Estamos de novo naquela época em que todo mundo faz retrospectiva, lembra o que fez, o que gostaria de ter feito e o que prometeu que iria fazer.
Pra mim este fim de ano vai ser especialmente diferente.
Estou tomando uma decisão incrivelmente difícil relativamente a emprego e como vou obter meu ganha-pão. Essa questão será relatada num dos meus milhares de blogs na Internet e no meu Twitter.
Além de trabalhar como professor de inglês dou uma mão num escritório de advocacia operando como o "cara da informática" cuja abrangência de atuação vai desde comprar papel pra impressora até configurar o servidor de impressão. Como vocês podem imaginar meu tempo fica bem curto se for dividir com a faculdade, família e namorada. Não bastando isso decidi que seria MANEIRO ter MAIS UM emprego. Aí comecei a lidar com desenvolvimento de sistemas e o escambau a quatro.

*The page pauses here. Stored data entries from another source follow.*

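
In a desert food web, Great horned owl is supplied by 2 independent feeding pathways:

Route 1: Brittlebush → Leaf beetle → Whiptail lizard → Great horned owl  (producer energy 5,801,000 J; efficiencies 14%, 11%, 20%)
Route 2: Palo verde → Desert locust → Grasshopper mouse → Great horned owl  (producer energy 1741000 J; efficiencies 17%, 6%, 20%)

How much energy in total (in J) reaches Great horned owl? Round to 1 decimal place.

21418.7 J

Route 1: 5801000 × 0.14 × 0.11 × 0.2 = 17867.08 J
Route 2: 1741000 × 0.17 × 0.06 × 0.2 = 3551.64 J
Total at Great horned owl: 17867.08 + 3551.64 = 21418.72 J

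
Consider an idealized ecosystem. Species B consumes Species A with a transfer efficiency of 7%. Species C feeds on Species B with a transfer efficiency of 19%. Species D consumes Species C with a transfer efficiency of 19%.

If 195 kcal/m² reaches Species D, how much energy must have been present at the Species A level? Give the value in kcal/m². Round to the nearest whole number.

77167 kcal/m²

Cumulative transfer efficiency: 0.07 × 0.19 × 0.19 = 0.002527
Species A energy = 195 / 0.002527 = 77167 kcal/m²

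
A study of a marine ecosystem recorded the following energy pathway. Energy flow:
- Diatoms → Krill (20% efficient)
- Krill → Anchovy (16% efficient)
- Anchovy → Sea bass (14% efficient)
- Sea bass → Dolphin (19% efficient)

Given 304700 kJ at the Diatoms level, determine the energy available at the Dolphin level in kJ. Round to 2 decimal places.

259.36 kJ

Krill: 304700 × 0.2 = 60940 kJ
Anchovy: 60940 × 0.16 = 9750.4 kJ
Sea bass: 9750.4 × 0.14 = 1365.056 kJ
Dolphin: 1365.056 × 0.19 = 259.36064 kJ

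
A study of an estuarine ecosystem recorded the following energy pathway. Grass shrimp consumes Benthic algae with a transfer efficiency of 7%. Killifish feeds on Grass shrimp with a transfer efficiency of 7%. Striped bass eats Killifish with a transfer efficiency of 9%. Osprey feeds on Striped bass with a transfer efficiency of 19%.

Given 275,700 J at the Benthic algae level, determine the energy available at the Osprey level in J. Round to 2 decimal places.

23.10 J

Grass shrimp: 275700 × 0.07 = 19299 J
Killifish: 19299 × 0.07 = 1350.93 J
Striped bass: 1350.93 × 0.09 = 121.5837 J
Osprey: 121.5837 × 0.19 = 23.100903 J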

O ponto no qual quero chegar: realmente vale a pena se matar desse jeito?
Negócio é que eu conheço um sem número de pessoas idênticas a mim - workaholics - que não conseguem parar. Na verdade não é questão de não conseguir, mas de querer.
Não que eu queira fazer apologia à vagabundagem, disso nosso Brasil varonil está cheio. O trabalho dignifica, é fato, (odeio usar frases-feitas, mas já que comecei vamos lá) mas tudo o que é demais faz mal. Eu vejo isso quando percebo que vou deixar de sair com amigos, família ou patroa pra cobrir afazeres de trabalho. E o pior: ao estabelecer prazo para a entrega de um projeto há compromisso, e aí a gente acaba sacrificando o pouco do tempo que teria com essas pessoas ou simplesmente curtindo a si mesmo. (não pensem besteira, seus pervertidos).
Quando eu digo "curtir a si mesmo" me refiro a ter tempo pra escutar música deitado no sofá, assistir séries (caramba como sinto falta de House, Friends e CSI), tocar violão ou simplesmente ficar à toa curtindo a preguiça.
E essa é uma resolução minha para o próximo ano: trabalhar pra viver e não viver pra trabalhar.